Top 5 Benefits of Electronic Health Records (EHR)
1. Increased Efficiency and Productivity (Reduced Costs)
· One of the most obvious benefits of EHR is reducing wasted time and money spent on cumbersome administrative tasks. Rather than sifting through charts, pulling files, scheduling appointments in datebooks, mailing, faxing and generally wading through piles of paperwork, all patient records will be instantly accessible from a computer database.
· EHR has the potential to revolutionize the way medical facilities operate, cutting down on paperwork and instead streamlining the constant flow of patient, insurance and health information, leading to more effective and affordable treatment overall.
· The financial savings will be significant. Harvard researchers reported in 2005 that the U.S. spends about $400 billion per year on healthcare bureaucracy. EHR can go a long way in reducing that expenditure, saving about $75 billion per year simply by upgrading to an electronic database.
2. Better Quality of Care and Patient Satisfaction
· Reducing time spent fishing for charts or handling paperwork almost directly translates into better quality of care for patients. Doctors can make referrals, order tests and lab results, and pull up information without letting the search for information distract from patient-doctor interactions.
· From reducing time spent in the waiting room to facilitating better at-home communications and medical billing and coding procedures, EHR has the potential to make going to the doctor much less time-consuming and painful. Literally, improved drug information and better monitoring technology can lower health risks and reduce hospital stays.
· Some doctors already have the capability to send e-prescriptions straight to pharmacies, saving a trip for the patient.
· Finally, automated medical alerts and reminders can improve patient tracking and easily notify hospital staff when it’s time for a check-up.
3. Better Communication and Secure Accessibility to Records
· Having a standardized database of medical records doesn’t just increase the capacity for storing information, but allows that database to be accessed from different locations, rather than in one office or through phone, mail or fax. This keeps doctors, their staff, patients and family all better connected and leads to quicker response times. Essentially, a patient’s records should be accessible from any doctor’s office or hospital that is equipped with EHR, meaning less red tape and possibly even lives saved in critical situations.
· EHR is a reliable safety net of information that is also customizable to fit each patient’s needs, meaning different sets of information can be highlighted, prioritized or explored in the same way information can be organized on a standard computer.
4. Reduces Likelihood of Human Errors
· Doctors aren’t very often known for their clear and legible handwriting, so using a computer to keep patient records and make notes will significantly reduce the probability of human errors, also improving inter-office communication in general.
· Increasing effectiveness of communication by reducing medical errors won’t just make it more convenient for hospital staff to read each other’s memos. It will likely contribute to saving a good portion of the 100,000 American lives lost each year due to easily preventable medical errors.
5. More Jobs Created and More Affordable Healthcare
· According to one government estimate, around 212,000 jobs may be created along with the transition to EHR. Health information technology is a quickly growing field of the allied health sciences, which added 299,000 jobs to the U.S. economy in 2010. EHR will create a wellspring of opportunities for people pursuing technicalmedical careers.

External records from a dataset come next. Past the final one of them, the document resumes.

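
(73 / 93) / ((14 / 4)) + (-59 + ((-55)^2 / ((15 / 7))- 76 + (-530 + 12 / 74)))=17994268 / 24087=747.05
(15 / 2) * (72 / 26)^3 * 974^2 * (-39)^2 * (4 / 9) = 1327842823680 / 13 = 102141755667.69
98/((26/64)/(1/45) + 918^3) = 3136/24755860809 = 0.00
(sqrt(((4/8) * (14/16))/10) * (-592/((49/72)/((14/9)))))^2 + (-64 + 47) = 2803117/35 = 80089.06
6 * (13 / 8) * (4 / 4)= 39 / 4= 9.75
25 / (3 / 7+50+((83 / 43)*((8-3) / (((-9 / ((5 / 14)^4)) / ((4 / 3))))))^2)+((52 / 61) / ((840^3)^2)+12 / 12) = 50240424512513084526160277378936797 / 33588888116262929544910427136000000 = 1.50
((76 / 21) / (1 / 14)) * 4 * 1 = 608 / 3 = 202.67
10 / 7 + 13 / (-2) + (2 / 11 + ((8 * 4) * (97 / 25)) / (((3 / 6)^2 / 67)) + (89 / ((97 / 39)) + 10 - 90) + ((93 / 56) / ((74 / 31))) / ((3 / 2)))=1836434093303 / 55270600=33226.24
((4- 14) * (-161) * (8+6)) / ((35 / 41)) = 26404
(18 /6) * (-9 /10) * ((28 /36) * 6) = -63 /5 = -12.60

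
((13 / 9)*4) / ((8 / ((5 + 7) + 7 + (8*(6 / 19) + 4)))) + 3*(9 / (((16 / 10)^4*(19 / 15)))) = 15190765 / 700416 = 21.69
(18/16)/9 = 1/8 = 0.12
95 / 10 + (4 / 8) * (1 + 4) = 12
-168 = -168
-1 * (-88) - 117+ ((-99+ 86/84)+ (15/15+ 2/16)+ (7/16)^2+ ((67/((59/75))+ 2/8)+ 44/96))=-4206067/105728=-39.78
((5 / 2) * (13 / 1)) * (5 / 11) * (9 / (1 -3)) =-2925 / 44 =-66.48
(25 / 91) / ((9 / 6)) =50 / 273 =0.18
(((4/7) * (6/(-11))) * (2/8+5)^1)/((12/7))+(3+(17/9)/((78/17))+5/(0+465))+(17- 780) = -91028849/119691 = -760.53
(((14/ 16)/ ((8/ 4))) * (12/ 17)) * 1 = 21/ 68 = 0.31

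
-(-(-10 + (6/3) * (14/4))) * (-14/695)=42/695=0.06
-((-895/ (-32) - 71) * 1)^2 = -1896129/ 1024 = -1851.69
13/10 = 1.30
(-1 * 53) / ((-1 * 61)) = 53 / 61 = 0.87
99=99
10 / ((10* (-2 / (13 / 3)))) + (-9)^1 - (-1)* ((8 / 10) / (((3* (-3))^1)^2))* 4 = -9013 / 810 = -11.13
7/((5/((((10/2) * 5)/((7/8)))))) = 40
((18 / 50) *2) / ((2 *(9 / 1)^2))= 1 / 225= 0.00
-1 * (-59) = 59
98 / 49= 2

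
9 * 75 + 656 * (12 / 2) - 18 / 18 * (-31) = 4642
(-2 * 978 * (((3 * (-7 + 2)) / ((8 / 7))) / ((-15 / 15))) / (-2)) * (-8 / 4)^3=-102690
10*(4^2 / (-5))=-32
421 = 421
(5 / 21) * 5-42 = -857 / 21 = -40.81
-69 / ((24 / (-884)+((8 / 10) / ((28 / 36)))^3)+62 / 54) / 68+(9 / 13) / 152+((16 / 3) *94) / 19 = 86880691929311 / 3350429881656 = 25.93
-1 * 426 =-426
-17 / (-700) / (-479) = -17 / 335300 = -0.00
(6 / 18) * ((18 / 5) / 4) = 3 / 10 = 0.30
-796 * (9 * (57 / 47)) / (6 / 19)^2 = -4094823 / 47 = -87123.89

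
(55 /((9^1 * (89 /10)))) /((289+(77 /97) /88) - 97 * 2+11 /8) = 0.01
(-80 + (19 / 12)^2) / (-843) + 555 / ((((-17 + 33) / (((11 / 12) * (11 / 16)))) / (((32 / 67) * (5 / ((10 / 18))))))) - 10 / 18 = 1520973301 / 16266528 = 93.50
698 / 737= 0.95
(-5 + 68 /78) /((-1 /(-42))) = -2254 /13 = -173.38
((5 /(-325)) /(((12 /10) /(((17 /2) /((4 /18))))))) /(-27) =17 /936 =0.02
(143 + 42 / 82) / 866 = 2942 / 17753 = 0.17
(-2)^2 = 4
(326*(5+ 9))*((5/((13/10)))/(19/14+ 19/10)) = 3993500/741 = 5389.34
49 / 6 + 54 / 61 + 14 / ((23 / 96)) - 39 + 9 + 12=416579 / 8418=49.49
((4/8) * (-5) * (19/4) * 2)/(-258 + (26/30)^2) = 21375/231524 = 0.09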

· Ultimately, improving the efficiency of healthcare will lead to financial savings for consumers and the nation as well. The U.S. pays more per capita for healthcare than any other industrialized nation, yet often falls short on comparable scales for lifespan, infant mortality and obesity. Cutting out time and money wasted on outdated methods of recordkeeping and moving forward into more efficient ways of managing health information can only lead to more affordable healthcare plans for consumers and a better system of healthcare overall.